How does this technology work at scale?
The pilot project, although modest with its 100 meters of equipped rails, demonstrated a energy potential considerable. Sun-Ways believes that if the entire rail network Switzerland of 5,317 km was equipped, annual production could reach around one terawatt hour (TWh). This quantity of electricity would represent almost 2% of the national electricity consumption of the country, equivalent to the needs of around 300,000 households.
Solar panels deployed on an operating railway line in Switzerland.
Credits: Sun-Ways
For now, the electricity produced is injected directly into the local network, but the company is already working on solutions to directly power railway substations or even the train traction line. The long-term objective is to create an almost self-powered railway, a major step forward for the sustainable mobility and the energy autonomy of public transport.
What are the guarantees of safety and effectiveness?
Before getting the green light, Sun-Ways had to address legitimate safety concerns. securityin particular the risks of micro-fissures due to vibration, fire or driver distraction due to reflections. To counter these problems, the panels are more robust than roof models and are equipped with a anti-reflection filter. Built-in sensors continuously monitor their condition, and brushes attached to the trains clean their surface automatically, ensuring optimal operation.
Regarding theenergy efficiencythe flat position of the panels results in loss of production estimated at only 10% compared to an ideal inclined installation. Despite this, the pilot project Suisse generated around 16,000 kWh in a year, enough energy to power an average all-electric home in the UK for an entire year, proving the viability of the model.

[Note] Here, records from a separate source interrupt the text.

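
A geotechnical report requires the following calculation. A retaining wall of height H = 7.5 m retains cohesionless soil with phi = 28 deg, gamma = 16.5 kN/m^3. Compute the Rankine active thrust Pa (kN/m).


Compute active earth pressure coefficient:
Ka = tan^2(45 - phi/2) = tan^2(31.0) = 0.361033
Compute active force:
Pa = 0.5 * Ka * gamma * H^2
Pa = 0.5 * 0.361033 * 16.5 * 7.5^2
Pa = 167.54 kN/m


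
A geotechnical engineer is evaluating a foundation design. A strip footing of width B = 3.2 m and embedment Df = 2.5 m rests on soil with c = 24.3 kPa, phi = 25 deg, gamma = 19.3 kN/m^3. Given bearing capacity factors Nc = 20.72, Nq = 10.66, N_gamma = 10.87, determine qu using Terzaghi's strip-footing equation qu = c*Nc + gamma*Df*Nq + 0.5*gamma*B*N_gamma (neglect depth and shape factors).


Result: 1353.51 kPa

Derivation:
Compute qu = c*Nc + gamma*Df*Nq + 0.5*gamma*B*N_gamma
Term 1: 24.3 * 20.72 = 503.496
Term 2: 19.3 * 2.5 * 10.66 = 514.345
Term 3: 0.5 * 19.3 * 3.2 * 10.87 = 335.6656
qu = 503.496 + 514.345 + 335.6656
qu = 1353.51 kPa


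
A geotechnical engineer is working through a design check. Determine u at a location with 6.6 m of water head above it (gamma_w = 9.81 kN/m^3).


Using u = gamma_w * h_w
u = 9.81 * 6.6
u = 64.75 kPa


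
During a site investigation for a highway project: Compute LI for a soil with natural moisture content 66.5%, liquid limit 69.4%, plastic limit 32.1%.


Result: 0.922

Derivation:
First compute the plasticity index:
PI = LL - PL = 69.4 - 32.1 = 37.3
Then compute the liquidity index:
LI = (w - PL) / PI
LI = (66.5 - 32.1) / 37.3
LI = 0.922


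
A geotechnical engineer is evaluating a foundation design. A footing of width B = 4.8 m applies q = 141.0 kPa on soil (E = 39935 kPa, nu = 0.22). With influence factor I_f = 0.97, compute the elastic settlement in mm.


Using Se = q * B * (1 - nu^2) * I_f / E
1 - nu^2 = 1 - 0.22^2 = 0.9516
Se = 141.0 * 4.8 * 0.9516 * 0.97 / 39935
Se = 0.015643 m
Convert to mm: Se = 0.015643 * 1000 = 15.643 mm


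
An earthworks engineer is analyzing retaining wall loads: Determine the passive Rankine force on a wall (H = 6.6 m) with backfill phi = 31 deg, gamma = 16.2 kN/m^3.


Result: 1102.27 kN/m

Derivation:
Compute passive earth pressure coefficient:
Kp = tan^2(45 + phi/2) = tan^2(60.5) = 3.124035
Compute passive force:
Pp = 0.5 * Kp * gamma * H^2
Pp = 0.5 * 3.124035 * 16.2 * 6.6^2
Pp = 1102.27 kN/m


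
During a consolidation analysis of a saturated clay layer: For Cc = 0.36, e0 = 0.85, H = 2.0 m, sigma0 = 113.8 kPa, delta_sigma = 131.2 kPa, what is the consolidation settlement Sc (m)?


Using Sc = Cc * H / (1 + e0) * log10((sigma0 + delta_sigma) / sigma0)
Stress ratio = (113.8 + 131.2) / 113.8 = 2.1529
log10(2.1529) = 0.333024
Cc * H / (1 + e0) = 0.36 * 2.0 / (1 + 0.85) = 0.389189
Sc = 0.389189 * 0.333024
Sc = 0.1296 m


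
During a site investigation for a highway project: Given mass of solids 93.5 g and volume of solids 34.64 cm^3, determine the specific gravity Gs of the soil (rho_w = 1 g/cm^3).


Result: 2.699

Derivation:
Using Gs = m_s / (V_s * rho_w)
Since rho_w = 1 g/cm^3:
Gs = 93.5 / 34.64
Gs = 2.699


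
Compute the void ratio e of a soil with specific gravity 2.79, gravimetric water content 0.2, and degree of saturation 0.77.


Using the relation e = Gs * w / S
e = 2.79 * 0.2 / 0.77
e = 0.7247


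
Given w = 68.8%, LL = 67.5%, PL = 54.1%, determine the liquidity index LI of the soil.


Result: 1.097

Derivation:
First compute the plasticity index:
PI = LL - PL = 67.5 - 54.1 = 13.4
Then compute the liquidity index:
LI = (w - PL) / PI
LI = (68.8 - 54.1) / 13.4
LI = 1.097


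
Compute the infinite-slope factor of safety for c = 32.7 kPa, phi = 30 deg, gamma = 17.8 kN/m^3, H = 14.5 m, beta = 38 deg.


Result: 1.0

Derivation:
Using Fs = c / (gamma*H*sin(beta)*cos(beta)) + tan(phi)/tan(beta)
Cohesion contribution = 32.7 / (17.8*14.5*sin(38)*cos(38))
Cohesion contribution = 0.261147
Friction contribution = tan(30)/tan(38) = 0.738975
Fs = 0.261147 + 0.738975
Fs = 1.0


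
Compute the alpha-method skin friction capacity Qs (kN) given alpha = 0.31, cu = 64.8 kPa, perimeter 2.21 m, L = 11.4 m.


Result: 506.1 kN

Derivation:
Using Qs = alpha * cu * perimeter * L
Qs = 0.31 * 64.8 * 2.21 * 11.4
Qs = 506.1 kN


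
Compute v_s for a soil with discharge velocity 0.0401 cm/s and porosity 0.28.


Using v_s = v_d / n
v_s = 0.0401 / 0.28
v_s = 0.14321 cm/s


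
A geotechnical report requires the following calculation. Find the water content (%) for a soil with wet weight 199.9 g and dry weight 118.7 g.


Result: 68.41 %

Derivation:
Using w = (m_wet - m_dry) / m_dry * 100
m_wet - m_dry = 199.9 - 118.7 = 81.2 g
w = 81.2 / 118.7 * 100
w = 68.41 %


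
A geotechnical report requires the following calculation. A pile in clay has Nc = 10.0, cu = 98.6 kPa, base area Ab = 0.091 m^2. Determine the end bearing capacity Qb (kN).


Result: 89.73 kN

Derivation:
Using Qb = Nc * cu * Ab
Qb = 10.0 * 98.6 * 0.091
Qb = 89.73 kN


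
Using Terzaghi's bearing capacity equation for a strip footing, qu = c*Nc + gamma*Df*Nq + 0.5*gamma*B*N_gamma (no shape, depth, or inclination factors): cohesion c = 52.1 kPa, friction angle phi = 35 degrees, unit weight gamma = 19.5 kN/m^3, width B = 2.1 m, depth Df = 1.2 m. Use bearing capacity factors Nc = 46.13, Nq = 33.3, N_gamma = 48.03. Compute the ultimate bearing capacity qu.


Result: 4166.01 kPa

Derivation:
Compute qu = c*Nc + gamma*Df*Nq + 0.5*gamma*B*N_gamma
Term 1: 52.1 * 46.13 = 2403.373
Term 2: 19.5 * 1.2 * 33.3 = 779.22
Term 3: 0.5 * 19.5 * 2.1 * 48.03 = 983.41425
qu = 2403.373 + 779.22 + 983.41425
qu = 4166.01 kPa


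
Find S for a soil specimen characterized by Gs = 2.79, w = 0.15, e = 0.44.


Result: 0.9511

Derivation:
Using S = Gs * w / e
S = 2.79 * 0.15 / 0.44
S = 0.9511


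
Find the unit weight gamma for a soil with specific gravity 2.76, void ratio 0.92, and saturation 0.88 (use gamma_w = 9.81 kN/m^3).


Using gamma = gamma_w * (Gs + S*e) / (1 + e)
Numerator: Gs + S*e = 2.76 + 0.88*0.92 = 3.5696
Denominator: 1 + e = 1 + 0.92 = 1.92
gamma = 9.81 * 3.5696 / 1.92
gamma = 18.238 kN/m^3


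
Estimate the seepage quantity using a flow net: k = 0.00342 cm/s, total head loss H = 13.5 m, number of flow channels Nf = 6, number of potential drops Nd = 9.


Result: 0.0003078 m^3/s per m

Derivation:
Convert k to m/s for unit consistency with H:
k = 0.00342 cm/s = 0.00342 / 100 m/s = 3.42e-05 m/s
Using q = k * H * Nf / Nd
Nf / Nd = 6 / 9 = 0.6667
q = 3.42e-05 * 13.5 * 0.6667
q = 0.0003078 m^3/s per m


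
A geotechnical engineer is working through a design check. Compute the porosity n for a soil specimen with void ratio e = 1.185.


Using the relation n = e / (1 + e)
n = 1.185 / (1 + 1.185)
n = 1.185 / 2.185
n = 0.5423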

What is the future of this technology in Europe and beyond?
The Swiss success quickly attracted international attention. L’Italy is now positioning itself as the next country to experiment with this technology. Sun-Ways has signed a collaboration contract with a Italian business partner in connection with Rete Ferroviaria Italiana, the manager of the national network. A pilot project is expected to be announced in the coming months, marking a key milestone for the deployment on a larger scale.

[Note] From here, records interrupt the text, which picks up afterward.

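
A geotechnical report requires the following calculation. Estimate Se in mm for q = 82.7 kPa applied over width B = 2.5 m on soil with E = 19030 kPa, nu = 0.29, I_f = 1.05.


Result: 10.448 mm

Derivation:
Using Se = q * B * (1 - nu^2) * I_f / E
1 - nu^2 = 1 - 0.29^2 = 0.9159
Se = 82.7 * 2.5 * 0.9159 * 1.05 / 19030
Se = 0.010448 m
Convert to mm: Se = 0.010448 * 1000 = 10.448 mm


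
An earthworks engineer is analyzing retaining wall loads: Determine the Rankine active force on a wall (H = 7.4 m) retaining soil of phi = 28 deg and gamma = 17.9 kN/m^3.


Compute active earth pressure coefficient:
Ka = tan^2(45 - phi/2) = tan^2(31.0) = 0.361033
Compute active force:
Pa = 0.5 * Ka * gamma * H^2
Pa = 0.5 * 0.361033 * 17.9 * 7.4^2
Pa = 176.94 kN/m


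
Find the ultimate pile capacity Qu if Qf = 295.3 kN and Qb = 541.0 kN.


Using Qu = Qf + Qb
Qu = 295.3 + 541.0
Qu = 836.3 kN


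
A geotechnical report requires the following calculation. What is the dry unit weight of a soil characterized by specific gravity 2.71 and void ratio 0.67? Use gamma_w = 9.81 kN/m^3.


Result: 15.919 kN/m^3

Derivation:
Using gamma_d = Gs * gamma_w / (1 + e)
gamma_d = 2.71 * 9.81 / (1 + 0.67)
gamma_d = 2.71 * 9.81 / 1.67
gamma_d = 15.919 kN/m^3


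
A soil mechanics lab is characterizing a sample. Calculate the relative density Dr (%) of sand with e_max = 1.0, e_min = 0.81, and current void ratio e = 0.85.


Using Dr = (e_max - e) / (e_max - e_min) * 100
e_max - e = 1.0 - 0.85 = 0.15
e_max - e_min = 1.0 - 0.81 = 0.19
Dr = 0.15 / 0.19 * 100
Dr = 78.95 %


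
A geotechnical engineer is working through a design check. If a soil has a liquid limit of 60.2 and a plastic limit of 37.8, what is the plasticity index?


Using PI = LL - PL
PI = 60.2 - 37.8
PI = 22.4


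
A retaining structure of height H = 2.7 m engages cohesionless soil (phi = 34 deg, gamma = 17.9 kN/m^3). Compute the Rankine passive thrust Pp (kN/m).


Compute passive earth pressure coefficient:
Kp = tan^2(45 + phi/2) = tan^2(62.0) = 3.537132
Compute passive force:
Pp = 0.5 * Kp * gamma * H^2
Pp = 0.5 * 3.537132 * 17.9 * 2.7^2
Pp = 230.78 kN/m


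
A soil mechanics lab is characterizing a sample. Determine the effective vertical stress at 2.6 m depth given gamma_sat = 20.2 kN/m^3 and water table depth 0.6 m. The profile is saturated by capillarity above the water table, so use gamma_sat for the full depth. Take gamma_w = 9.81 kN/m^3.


Total stress = gamma_sat * depth
sigma = 20.2 * 2.6 = 52.52 kPa
Pore water pressure u = gamma_w * (depth - d_wt)
u = 9.81 * (2.6 - 0.6) = 19.62 kPa
Effective stress = sigma - u
sigma' = 52.52 - 19.62 = 32.9 kPa


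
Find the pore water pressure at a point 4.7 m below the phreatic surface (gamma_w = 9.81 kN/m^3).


Result: 46.11 kPa

Derivation:
Using u = gamma_w * h_w
u = 9.81 * 4.7
u = 46.11 kPa


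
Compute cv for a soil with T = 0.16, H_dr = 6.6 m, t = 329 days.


Using cv = T * H_dr^2 / t
H_dr^2 = 6.6^2 = 43.56
cv = 0.16 * 43.56 / 329
cv = 0.02118 m^2/day


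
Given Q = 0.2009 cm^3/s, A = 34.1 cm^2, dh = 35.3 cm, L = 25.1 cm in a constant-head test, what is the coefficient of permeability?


Compute hydraulic gradient:
i = dh / L = 35.3 / 25.1 = 1.40637
Then apply Darcy's law:
k = Q / (A * i)
k = 0.2009 / (34.1 * 1.40637)
k = 0.2009 / 47.9574
k = 0.004189 cm/s


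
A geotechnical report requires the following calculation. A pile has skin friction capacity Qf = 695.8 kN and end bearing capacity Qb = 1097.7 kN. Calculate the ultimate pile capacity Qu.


Using Qu = Qf + Qb
Qu = 695.8 + 1097.7
Qu = 1793.5 kN


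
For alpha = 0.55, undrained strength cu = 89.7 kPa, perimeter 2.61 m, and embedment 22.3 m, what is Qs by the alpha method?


Using Qs = alpha * cu * perimeter * L
Qs = 0.55 * 89.7 * 2.61 * 22.3
Qs = 2871.45 kN


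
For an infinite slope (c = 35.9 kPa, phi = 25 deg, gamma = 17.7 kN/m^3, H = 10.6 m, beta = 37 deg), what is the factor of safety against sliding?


Result: 1.017

Derivation:
Using Fs = c / (gamma*H*sin(beta)*cos(beta)) + tan(phi)/tan(beta)
Cohesion contribution = 35.9 / (17.7*10.6*sin(37)*cos(37))
Cohesion contribution = 0.398111
Friction contribution = tan(25)/tan(37) = 0.618811
Fs = 0.398111 + 0.618811
Fs = 1.017


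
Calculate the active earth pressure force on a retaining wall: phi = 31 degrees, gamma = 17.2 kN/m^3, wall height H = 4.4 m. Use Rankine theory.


Result: 53.3 kN/m

Derivation:
Compute active earth pressure coefficient:
Ka = tan^2(45 - phi/2) = tan^2(29.5) = 0.320099
Compute active force:
Pa = 0.5 * Ka * gamma * H^2
Pa = 0.5 * 0.320099 * 17.2 * 4.4^2
Pa = 53.3 kN/m


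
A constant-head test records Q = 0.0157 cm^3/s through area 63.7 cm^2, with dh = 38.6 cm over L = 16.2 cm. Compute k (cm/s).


Result: 0.000103 cm/s

Derivation:
Compute hydraulic gradient:
i = dh / L = 38.6 / 16.2 = 2.38272
Then apply Darcy's law:
k = Q / (A * i)
k = 0.0157 / (63.7 * 2.38272)
k = 0.0157 / 151.779
k = 0.000103 cm/s


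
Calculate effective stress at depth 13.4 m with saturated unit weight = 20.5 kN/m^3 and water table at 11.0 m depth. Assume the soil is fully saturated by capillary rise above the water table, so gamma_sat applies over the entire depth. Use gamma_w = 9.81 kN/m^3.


Result: 251.16 kPa

Derivation:
Total stress = gamma_sat * depth
sigma = 20.5 * 13.4 = 274.7 kPa
Pore water pressure u = gamma_w * (depth - d_wt)
u = 9.81 * (13.4 - 11.0) = 23.544 kPa
Effective stress = sigma - u
sigma' = 274.7 - 23.544 = 251.16 kPa


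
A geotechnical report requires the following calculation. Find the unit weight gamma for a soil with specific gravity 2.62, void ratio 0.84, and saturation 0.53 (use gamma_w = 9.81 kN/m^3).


Using gamma = gamma_w * (Gs + S*e) / (1 + e)
Numerator: Gs + S*e = 2.62 + 0.53*0.84 = 3.0652
Denominator: 1 + e = 1 + 0.84 = 1.84
gamma = 9.81 * 3.0652 / 1.84
gamma = 16.342 kN/m^3


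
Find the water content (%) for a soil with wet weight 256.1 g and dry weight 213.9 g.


Using w = (m_wet - m_dry) / m_dry * 100
m_wet - m_dry = 256.1 - 213.9 = 42.2 g
w = 42.2 / 213.9 * 100
w = 19.73 %


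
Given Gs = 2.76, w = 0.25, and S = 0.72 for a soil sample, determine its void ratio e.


Result: 0.9583

Derivation:
Using the relation e = Gs * w / S
e = 2.76 * 0.25 / 0.72
e = 0.9583


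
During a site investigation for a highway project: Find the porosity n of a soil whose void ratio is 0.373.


Using the relation n = e / (1 + e)
n = 0.373 / (1 + 0.373)
n = 0.373 / 1.373
n = 0.2717


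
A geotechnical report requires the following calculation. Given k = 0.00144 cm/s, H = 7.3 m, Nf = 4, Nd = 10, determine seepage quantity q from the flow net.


Convert k to m/s for unit consistency with H:
k = 0.00144 cm/s = 0.00144 / 100 m/s = 1.44e-05 m/s
Using q = k * H * Nf / Nd
Nf / Nd = 4 / 10 = 0.4
q = 1.44e-05 * 7.3 * 0.4
q = 4.205e-05 m^3/s per m


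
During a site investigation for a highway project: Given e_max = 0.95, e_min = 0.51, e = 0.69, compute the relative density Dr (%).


Using Dr = (e_max - e) / (e_max - e_min) * 100
e_max - e = 0.95 - 0.69 = 0.26
e_max - e_min = 0.95 - 0.51 = 0.44
Dr = 0.26 / 0.44 * 100
Dr = 59.09 %


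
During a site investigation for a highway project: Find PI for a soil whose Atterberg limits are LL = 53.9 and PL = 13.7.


Result: 40.2

Derivation:
Using PI = LL - PL
PI = 53.9 - 13.7
PI = 40.2


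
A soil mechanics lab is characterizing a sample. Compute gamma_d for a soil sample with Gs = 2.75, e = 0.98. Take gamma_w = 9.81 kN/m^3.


Using gamma_d = Gs * gamma_w / (1 + e)
gamma_d = 2.75 * 9.81 / (1 + 0.98)
gamma_d = 2.75 * 9.81 / 1.98
gamma_d = 13.625 kN/m^3


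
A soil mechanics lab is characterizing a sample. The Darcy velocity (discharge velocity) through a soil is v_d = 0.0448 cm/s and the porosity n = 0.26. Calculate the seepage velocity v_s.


Using v_s = v_d / n
v_s = 0.0448 / 0.26
v_s = 0.17231 cm/s


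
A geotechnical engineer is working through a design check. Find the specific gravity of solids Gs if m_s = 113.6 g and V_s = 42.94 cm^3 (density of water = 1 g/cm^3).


Using Gs = m_s / (V_s * rho_w)
Since rho_w = 1 g/cm^3:
Gs = 113.6 / 42.94
Gs = 2.646


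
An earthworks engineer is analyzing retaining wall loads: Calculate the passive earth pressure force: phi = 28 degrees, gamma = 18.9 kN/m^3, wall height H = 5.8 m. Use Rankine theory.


Compute passive earth pressure coefficient:
Kp = tan^2(45 + phi/2) = tan^2(59.0) = 2.769826
Compute passive force:
Pp = 0.5 * Kp * gamma * H^2
Pp = 0.5 * 2.769826 * 18.9 * 5.8^2
Pp = 880.52 kN/m


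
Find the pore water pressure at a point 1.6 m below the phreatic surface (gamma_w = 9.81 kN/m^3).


Using u = gamma_w * h_w
u = 9.81 * 1.6
u = 15.7 kPa


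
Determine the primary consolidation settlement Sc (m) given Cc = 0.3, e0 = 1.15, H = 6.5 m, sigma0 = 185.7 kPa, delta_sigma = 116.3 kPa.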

But the interest doesn’t stop there. Discussions are underway with the Netherlands, China, India and Singapore, while the South Korea has already given government approval for a similar facility. In France, SNCF has also signed a cooperation agreement. The main obstacle remains the regulatory challengeswith authorization in Switzerland taking almost three years, highlighting the need for more agile experimentation frameworks for such innovations.